He made his way up a slight slope, whence he could see far over the landscape. What he had as yet seen was not inspiring, the heavy full-blown charm of the Midlands in July, lonely, without any of the poetry of loneliness. As he looked about him he realized again that he was in the heart of the country, the great, slow, passionless heart whose pulses are interminable hours. If you love Nature as Durant loved her, for her sex with its divine caprices, its madness and its mystery, you will be disappointed with Wickshire. In Wickshire Mother Nature is no dubious Aphrodite; she is indissolubly married to man, and behaves like an ordinary British matron, comely and correct. Durant saw in the immediate foreground a paddock dotted with young firs, each in a ring fence, beyond the paddock a field of buttercups shining with a polished gleam, beyond the buttercups a horizon of trees. Before him to the southeast, soaring above the roofs of Whithorn-in-Arden, a church spire pointed the way to heaven; beyond that, traveling low above the railway cutting, a thin line of smoke indicated the way into the world. Behind him were more trees; the green crescent of the woods with the white front of Coton Manor shining in their arms like a heavy, foolish face. He had no patience with the landscape, with this Nature trimmed and tamed, these shaven meadows and clean-cut hedges and little rectangular plantations. It was a typical English landscape, a landscape most unnecessarily draped, where the bosom of the hills was always covered, and the very elms were muffled to their feet. A landscape destitute of passion and sensual charm, a landscape like Miss Tancred.

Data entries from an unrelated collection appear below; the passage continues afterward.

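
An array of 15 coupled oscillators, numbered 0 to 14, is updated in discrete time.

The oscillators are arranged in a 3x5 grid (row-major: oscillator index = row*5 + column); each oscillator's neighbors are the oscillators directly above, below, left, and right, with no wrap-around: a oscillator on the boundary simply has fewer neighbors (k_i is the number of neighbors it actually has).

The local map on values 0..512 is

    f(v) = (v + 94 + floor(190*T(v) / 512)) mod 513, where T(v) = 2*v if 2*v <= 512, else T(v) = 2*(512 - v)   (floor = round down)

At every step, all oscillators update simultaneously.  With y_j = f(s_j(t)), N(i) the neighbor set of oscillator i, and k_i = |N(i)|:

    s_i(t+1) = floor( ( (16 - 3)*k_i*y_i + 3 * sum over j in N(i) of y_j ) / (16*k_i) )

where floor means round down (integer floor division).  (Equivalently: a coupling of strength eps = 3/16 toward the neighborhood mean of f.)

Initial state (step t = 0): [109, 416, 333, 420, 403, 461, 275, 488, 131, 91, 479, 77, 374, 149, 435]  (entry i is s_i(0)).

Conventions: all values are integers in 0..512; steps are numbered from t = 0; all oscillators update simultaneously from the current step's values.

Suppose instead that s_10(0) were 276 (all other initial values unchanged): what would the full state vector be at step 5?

Simulating step by step:
t=0: [109, 416, 333, 420, 403, 461, 275, 488, 131, 91, 276, 77, 374, 149, 435]
t=1: [243, 77, 51, 83, 82, 85, 46, 91, 297, 233, 54, 192, 88, 315, 116]
t=2: [47, 207, 192, 221, 260, 219, 195, 234, 78, 441, 215, 385, 245, 70, 291]
t=3: [229, 433, 437, 432, 74, 453, 421, 458, 245, 78, 430, 105, 54, 191, 56]
t=4: [413, 98, 73, 77, 208, 102, 79, 79, 43, 212, 90, 244, 201, 370, 216]
t=5: [104, 246, 224, 238, 435, 254, 223, 237, 182, 444, 229, 62, 379, 113, 430]

Answer: [104, 246, 224, 238, 435, 254, 223, 237, 182, 444, 229, 62, 379, 113, 430]
Key observation: This trace re-runs the system from the modified initial state.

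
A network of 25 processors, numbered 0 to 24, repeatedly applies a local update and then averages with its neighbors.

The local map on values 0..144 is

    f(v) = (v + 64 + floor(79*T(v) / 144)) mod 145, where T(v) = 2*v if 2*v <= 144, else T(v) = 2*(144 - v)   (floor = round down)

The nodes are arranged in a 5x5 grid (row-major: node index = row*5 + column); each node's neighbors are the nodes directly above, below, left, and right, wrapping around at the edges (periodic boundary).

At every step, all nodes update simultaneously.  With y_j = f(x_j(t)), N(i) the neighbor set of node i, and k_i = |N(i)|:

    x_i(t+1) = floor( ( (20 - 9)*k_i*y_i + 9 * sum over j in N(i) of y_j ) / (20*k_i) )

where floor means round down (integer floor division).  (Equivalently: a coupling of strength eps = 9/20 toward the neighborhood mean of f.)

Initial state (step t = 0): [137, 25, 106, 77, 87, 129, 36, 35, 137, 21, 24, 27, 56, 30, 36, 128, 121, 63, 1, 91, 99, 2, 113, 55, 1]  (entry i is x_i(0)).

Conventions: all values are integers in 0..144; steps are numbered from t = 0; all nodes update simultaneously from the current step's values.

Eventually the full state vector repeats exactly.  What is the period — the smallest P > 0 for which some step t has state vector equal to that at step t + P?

Simulating step by step:
t=0: [137, 25, 106, 77, 87, 129, 36, 35, 137, 21, 24, 27, 56, 30, 36, 128, 121, 63, 1, 91, 99, 2, 113, 55, 1]
t=1: [70, 101, 79, 63, 71, 82, 125, 109, 84, 96, 106, 105, 68, 103, 123, 70, 69, 54, 67, 75, 66, 72, 60, 48, 62]
t=2: [65, 67, 63, 53, 62, 67, 65, 65, 65, 67, 66, 64, 59, 64, 65, 64, 60, 43, 53, 64, 59, 64, 45, 33, 50]
t=3: [53, 56, 45, 48, 45, 57, 55, 53, 52, 56, 56, 51, 42, 49, 55, 51, 43, 19, 44, 47, 43, 46, 34, 83, 43]
t=4: [27, 30, 31, 24, 17, 36, 33, 25, 27, 32, 33, 23, 23, 20, 31, 21, 23, 74, 29, 18, 13, 29, 96, 56, 16]
t=5: [117, 126, 118, 105, 106, 134, 128, 119, 118, 126, 128, 116, 106, 112, 123, 108, 108, 84, 103, 107, 100, 112, 77, 65, 90]
t=6: [65, 64, 65, 64, 65, 63, 64, 65, 65, 64, 64, 65, 66, 65, 65, 65, 66, 67, 64, 66, 66, 66, 66, 60, 65]
t=7: [54, 53, 54, 52, 54, 52, 53, 55, 54, 53, 53, 55, 56, 55, 54, 55, 56, 57, 53, 55, 56, 56, 55, 48, 54]
t=8: [31, 31, 31, 28, 31, 29, 30, 33, 31, 30, 30, 33, 35, 33, 32, 34, 35, 36, 30, 33, 34, 35, 32, 24, 31]
t=9: [129, 129, 128, 123, 127, 125, 127, 131, 128, 127, 128, 132, 135, 131, 130, 133, 136, 136, 127, 131, 133, 135, 130, 119, 128]
t=10: [64, 63, 64, 64, 64, 64, 64, 63, 64, 64, 64, 63, 63, 63, 64, 63, 63, 63, 64, 64, 63, 63, 63, 64, 64]
t=11: [52, 51, 52, 53, 53, 53, 52, 51, 52, 53, 52, 51, 51, 51, 52, 51, 51, 51, 52, 52, 51, 51, 51, 52, 52]
t=12: [27, 26, 27, 29, 29, 29, 27, 26, 27, 29, 27, 25, 25, 26, 27, 25, 25, 25, 27, 27, 25, 25, 25, 27, 27]
t=13: [120, 118, 119, 122, 123, 122, 119, 118, 120, 123, 119, 116, 116, 118, 120, 116, 116, 116, 119, 119, 116, 116, 116, 120, 120]
t=14: [65, 65, 65, 65, 65, 65, 65, 65, 65, 65, 65, 65, 65, 65, 65, 65, 65, 65, 65, 65, 65, 65, 65, 65, 65]
t=15: [55, 55, 55, 55, 55, 55, 55, 55, 55, 55, 55, 55, 55, 55, 55, 55, 55, 55, 55, 55, 55, 55, 55, 55, 55]
t=16: [34, 34, 34, 34, 34, 34, 34, 34, 34, 34, 34, 34, 34, 34, 34, 34, 34, 34, 34, 34, 34, 34, 34, 34, 34]
t=17: [135, 135, 135, 135, 135, 135, 135, 135, 135, 135, 135, 135, 135, 135, 135, 135, 135, 135, 135, 135, 135, 135, 135, 135, 135]
t=18: [63, 63, 63, 63, 63, 63, 63, 63, 63, 63, 63, 63, 63, 63, 63, 63, 63, 63, 63, 63, 63, 63, 63, 63, 63]
t=19: [51, 51, 51, 51, 51, 51, 51, 51, 51, 51, 51, 51, 51, 51, 51, 51, 51, 51, 51, 51, 51, 51, 51, 51, 51]
t=20: [25, 25, 25, 25, 25, 25, 25, 25, 25, 25, 25, 25, 25, 25, 25, 25, 25, 25, 25, 25, 25, 25, 25, 25, 25]
t=21: [116, 116, 116, 116, 116, 116, 116, 116, 116, 116, 116, 116, 116, 116, 116, 116, 116, 116, 116, 116, 116, 116, 116, 116, 116]
t=22: [65, 65, 65, 65, 65, 65, 65, 65, 65, 65, 65, 65, 65, 65, 65, 65, 65, 65, 65, 65, 65, 65, 65, 65, 65]

Answer: 8
Key observation: The state at step 14, [65, 65, 65, 65, 65, 65, 65, 65, 65, 65, 65, 65, 65, 65, 65, 65, 65, 65, 65, 65, 65, 65, 65, 65, 65], reappears at step 22 — and no state repeats earlier — so the cycle the system enters has period 8.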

Miss Tancred. He no longer felt any wild resentment against that poor girl; he had learned to judge her leniently. If you live with bores you inevitably become a bore; at the same time, he admitted that she was doing her best not to bore him. Meanwhile he transferred his hatred to her surroundings.

This young man had no philosophy beyond the general impression that the universe was under infinite obligations to be good to him, a belief that had found itself rather rudely shaken. He chose his view and pitched his easel and relieved himself by one deep, metaphysical, soul-satisfying curse at the devilry of things. Then he set to work, and with the instinct of a born painter he tried to find possibilities in the despised landscape. Before long he had discovered mystery in the woods that lifted their heavy rounded contours to the sky, gathered and massed and piled on one another like clouds; deep mystery in their green, green drenched with liquid and aerial gray, pierced by thick black veins and hollowed into caverns of darkness and blue dusk. And, though he knew that he was tying himself to the place by taking it seriously, in an hour's time he was absorbed and happy.

He was startled by a voice behind him. "Do you think that it's so very beautiful?"

He turned round. Miss Tancred stood looking over his shoulders, not at him nor at his sketch, but at the distant prospect.

"It's—nice and open," he answered absently.

"Open? Wait till you've lived in it. To me it's like living with all the doors shut."

"Too many woods, perhaps. And yet there's always a charm about a wooded country; it's English."

"Yes, and, like everything English, it's much too serious, too conventional, too"—she paused for her epithet—"too disgustingly rich."

He was more startled than ever; she had put his own feeling about it into words.